Players take the role of the three main cats and Otasuke members, who can be switched to at any time and have special abilities to progress through the game. The game features most of the characters in the series as well as an additional villain, a mysterious scientist named Dr. Purple (Dr. パープ) who shows up later on in the game and appears to ally with Koon-no-Kami.

The main characters were considered at one point to appear in the Wii fighting game Tatsunoko vs. Capcom: Ultimate All-Stars. The game's producer, Ryota Niitsuma, was quoted in an interview as saying: "One of the main anime we got more requests for than any others was Samurai Pizza Cats... I wanted to see that, but we couldn't reach an agreement."

Speedy is also playable with Guido and Polly as supports in the arcade version of the game Jitsu Squad that was unveiled in Amusement Expo 2024 in Las Vegas.

An action-platformer role-playing video game, known as Samurai Pizza Cats: Blast from the Past!, is currently under development. Developed by Blast Zero and published by Red Dunes Games, the game is slated for a 2026 release on Windows and all major home consoles.
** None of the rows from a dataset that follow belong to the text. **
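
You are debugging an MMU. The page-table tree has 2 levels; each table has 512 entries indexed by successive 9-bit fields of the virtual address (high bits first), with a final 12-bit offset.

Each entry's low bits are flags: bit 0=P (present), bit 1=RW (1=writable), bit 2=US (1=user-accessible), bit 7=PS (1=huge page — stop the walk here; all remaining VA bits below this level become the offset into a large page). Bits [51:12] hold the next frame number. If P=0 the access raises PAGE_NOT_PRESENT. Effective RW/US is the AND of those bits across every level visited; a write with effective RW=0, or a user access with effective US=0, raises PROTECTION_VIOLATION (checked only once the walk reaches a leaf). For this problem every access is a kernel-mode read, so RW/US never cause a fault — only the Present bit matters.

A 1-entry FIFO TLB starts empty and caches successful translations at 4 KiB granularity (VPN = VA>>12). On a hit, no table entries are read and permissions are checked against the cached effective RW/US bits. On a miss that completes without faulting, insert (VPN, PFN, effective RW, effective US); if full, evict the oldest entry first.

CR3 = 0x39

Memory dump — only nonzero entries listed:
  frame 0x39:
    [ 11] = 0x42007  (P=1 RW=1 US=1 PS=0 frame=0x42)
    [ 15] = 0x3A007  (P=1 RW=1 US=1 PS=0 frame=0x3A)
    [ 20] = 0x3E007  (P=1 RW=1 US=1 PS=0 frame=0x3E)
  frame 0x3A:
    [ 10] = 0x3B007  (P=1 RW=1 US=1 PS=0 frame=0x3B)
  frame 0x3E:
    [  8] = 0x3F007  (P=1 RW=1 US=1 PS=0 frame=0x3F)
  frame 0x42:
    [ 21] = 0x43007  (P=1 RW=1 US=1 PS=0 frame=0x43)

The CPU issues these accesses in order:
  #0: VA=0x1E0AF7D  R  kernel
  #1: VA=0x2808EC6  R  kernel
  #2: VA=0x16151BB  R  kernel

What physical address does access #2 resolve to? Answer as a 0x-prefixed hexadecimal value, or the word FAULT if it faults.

Trace:
#0 VA=0x1E0AF7D (r,kernel):
  L0 @0x39[15] → 0x3A007  P=1,RW=1,US=1,PS=0
  L1 @0x3A[10] → 0x3B007  P=1,RW=1,US=1,PS=0
  ✓ 0x3BF7D  — 2 lookups
#1 VA=0x2808EC6 (r,kernel):
  L0 @0x39[20] → 0x3E007  P=1,RW=1,US=1,PS=0
  L1 @0x3E[8] → 0x3F007  P=1,RW=1,US=1,PS=0
  ✓ 0x3FEC6  — 2 lookups
#2 VA=0x16151BB (r,kernel):
  L0 @0x39[11] → 0x42007  P=1,RW=1,US=1,PS=0
  L1 @0x42[21] → 0x43007  P=1,RW=1,US=1,PS=0
  ✓ 0x431BB  — 2 lookups

Access #2 PA: 0x431BB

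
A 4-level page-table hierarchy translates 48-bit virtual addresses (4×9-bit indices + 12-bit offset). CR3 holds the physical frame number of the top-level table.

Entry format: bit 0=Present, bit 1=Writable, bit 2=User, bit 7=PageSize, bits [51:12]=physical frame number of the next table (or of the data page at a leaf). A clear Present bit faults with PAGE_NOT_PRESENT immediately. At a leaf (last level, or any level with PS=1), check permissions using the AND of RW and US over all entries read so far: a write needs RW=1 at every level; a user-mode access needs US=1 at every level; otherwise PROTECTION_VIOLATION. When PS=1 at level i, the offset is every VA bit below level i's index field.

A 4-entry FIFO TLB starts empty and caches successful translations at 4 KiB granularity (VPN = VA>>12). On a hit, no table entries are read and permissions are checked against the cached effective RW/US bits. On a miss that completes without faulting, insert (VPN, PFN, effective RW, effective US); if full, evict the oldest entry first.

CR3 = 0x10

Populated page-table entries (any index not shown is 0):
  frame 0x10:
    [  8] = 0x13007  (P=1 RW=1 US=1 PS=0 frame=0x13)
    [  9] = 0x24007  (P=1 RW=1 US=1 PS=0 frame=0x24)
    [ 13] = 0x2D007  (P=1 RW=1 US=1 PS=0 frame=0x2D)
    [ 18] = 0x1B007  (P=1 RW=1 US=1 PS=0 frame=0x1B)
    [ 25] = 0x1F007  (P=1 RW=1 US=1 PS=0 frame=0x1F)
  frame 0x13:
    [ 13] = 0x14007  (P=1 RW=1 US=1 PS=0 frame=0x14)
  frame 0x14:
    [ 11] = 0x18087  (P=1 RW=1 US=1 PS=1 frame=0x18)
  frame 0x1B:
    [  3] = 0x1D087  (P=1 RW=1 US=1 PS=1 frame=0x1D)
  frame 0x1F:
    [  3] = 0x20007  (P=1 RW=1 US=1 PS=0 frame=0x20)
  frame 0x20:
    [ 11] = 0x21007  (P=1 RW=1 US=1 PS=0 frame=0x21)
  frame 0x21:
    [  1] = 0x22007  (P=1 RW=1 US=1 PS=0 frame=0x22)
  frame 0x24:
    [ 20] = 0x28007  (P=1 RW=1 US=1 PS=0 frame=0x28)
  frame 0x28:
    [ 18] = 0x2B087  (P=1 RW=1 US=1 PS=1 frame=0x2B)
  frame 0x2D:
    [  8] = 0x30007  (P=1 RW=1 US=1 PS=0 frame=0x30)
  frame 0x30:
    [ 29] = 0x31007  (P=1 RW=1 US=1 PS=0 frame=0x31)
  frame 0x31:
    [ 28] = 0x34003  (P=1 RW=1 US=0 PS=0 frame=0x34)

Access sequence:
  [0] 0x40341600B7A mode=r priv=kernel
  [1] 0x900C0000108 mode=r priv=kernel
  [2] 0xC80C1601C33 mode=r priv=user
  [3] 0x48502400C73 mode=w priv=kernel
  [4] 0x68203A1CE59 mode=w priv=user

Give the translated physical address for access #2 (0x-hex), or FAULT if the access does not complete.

Per-access translation:
#0 VA=0x40341600B7A (r,kernel):
  L0: frame=0x10 idx=8 entry=0x13007 [P=1 RW=1 US=1 PS=0]
  L1: frame=0x13 idx=13 entry=0x14007 [P=1 RW=1 US=1 PS=0]
  L2: frame=0x14 idx=11 entry=0x18087 [P=1 RW=1 US=1 PS=1]
  → PA=0x18B7A (huge @L2)  (3 entries read)
#1 VA=0x900C0000108 (r,kernel):
  L0: frame=0x10 idx=18 entry=0x1B007 [P=1 RW=1 US=1 PS=0]
  L1: frame=0x1B idx=3 entry=0x1D087 [P=1 RW=1 US=1 PS=1]
  → PA=0x1D108 (huge @L1)  (2 entries read)
#2 VA=0xC80C1601C33 (r,user):
  L0: frame=0x10 idx=25 entry=0x1F007 [P=1 RW=1 US=1 PS=0]
  L1: frame=0x1F idx=3 entry=0x20007 [P=1 RW=1 US=1 PS=0]
  L2: frame=0x20 idx=11 entry=0x21007 [P=1 RW=1 US=1 PS=0]
  L3: frame=0x21 idx=1 entry=0x22007 [P=1 RW=1 US=1 PS=0]
  → PA=0x22C33  (4 entries read)
#3 VA=0x48502400C73 (w,kernel):
  L0: frame=0x10 idx=9 entry=0x24007 [P=1 RW=1 US=1 PS=0]
  L1: frame=0x24 idx=20 entry=0x28007 [P=1 RW=1 US=1 PS=0]
  L2: frame=0x28 idx=18 entry=0x2B087 [P=1 RW=1 US=1 PS=1]
  → PA=0x2BC73 (huge @L2)  (3 entries read)
#4 VA=0x68203A1CE59 (w,user):
  L0: frame=0x10 idx=13 entry=0x2D007 [P=1 RW=1 US=1 PS=0]
  L1: frame=0x2D idx=8 entry=0x30007 [P=1 RW=1 US=1 PS=0]
  L2: frame=0x30 idx=29 entry=0x31007 [P=1 RW=1 US=1 PS=0]
  L3: frame=0x31 idx=28 entry=0x34003 [P=1 RW=1 US=0 PS=0]
  ⇒ fault: PROTECTION_VIOLATION  — 4 lookups

Access #2 PA: 0x22C33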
Almost all of the show's English and Japanese cast is set to reprise their roles, with the known exception of Guido Anchovy (Sukashi), who will be voiced by Seiichiro Yamashita in Japanese.

===Home video releases===
Some episodes were released on video in Japan, but a complete release of the show was held up for many years owing to poor sales. It was rumored that the lack of a DVD release was due to the original masters of some episodes being lost, but this proved not to be the case. Starchild Records released the complete series on DVD in Japan on August 8, 2012, as part of a commemoration of the 50th anniversary of Tatsunoko. The limited edition set sold well, placing second in the national animation DVD sales charts the week of its release.

The series was released on Blu-ray in Japan on February 25, 2026.

In North America, Discotek Media announced on March 12, 2012, that they had licensed the home video rights to the series with plans to release both the original Japanese version with English subtitles and Saban's English dub in separate box sets for each version. The Japanese language box set was released on April 30, 2013, while the English dubbed version was released on July 30, 2013.

On May 16, 2016, anime streaming service Crunchyroll began streaming the show under license from Discotek with improved quality subtitles for at least six episodes while the rest used the DVD footage. As of May 23, 2016, all 54 episodes are available for free users.

On August 1, 2026, Discotek Media announced a new Blu-ray release of the series' English dub with remastered HD video footage and recreated titling will release later that same year, with a new release of the Japanese original slated for a later date.

===Toys===
Toys and model kits were released in Japan and Europe by Bandai, the latter usually being reboxed versions of the prior. Action figures were made for the Nyanki and the Otasuke (the Japanese originals came as model kits while the European figures came pre-assembled). There were large and small (Gachapon-sized), rubber-like figures, as well as playsets for the smaller figures, including the Nyago King and the pizza parlor.

===Manga===
A tie-in manga by Yoshimi Hamada was serialized in Comic BomBom in 1990. A sequel manga that took place after the end of the television series was released in 1994. The manga was made by Tatsuya Souma.

===Comic books===
Samurai Pizza Cats comics were released as back-up stories in Saban Powerhouse (published by Valiant/Acclaim) which ran for two issues in 1997. In August 2025, it was announced a graphic novel series is currently in the works from Nakama Press and Mad Cave Studios. The first volume was set to be published on April 7, 2026 but was delayed to August 25, 2026 and then delayed to October 13, 2026 and was further delayed to December 8, 2026.

==Other appearances==
- In the 4th episode of the Tatsunoko magical girl parody anime Nurse Witch Komugi-chan R, Komugi Nakahara is at a ninja-themed festival taking a picture of her family behind a standee of the Nyankee. Komugi shouts "Himitsu Ninja Tai" and her family responds "Nyankee".
- Yattarou makes an appearance as a playable character in the video game, Jitsu Squad. Pururun and Sukashii also make an appearance as his assist characters.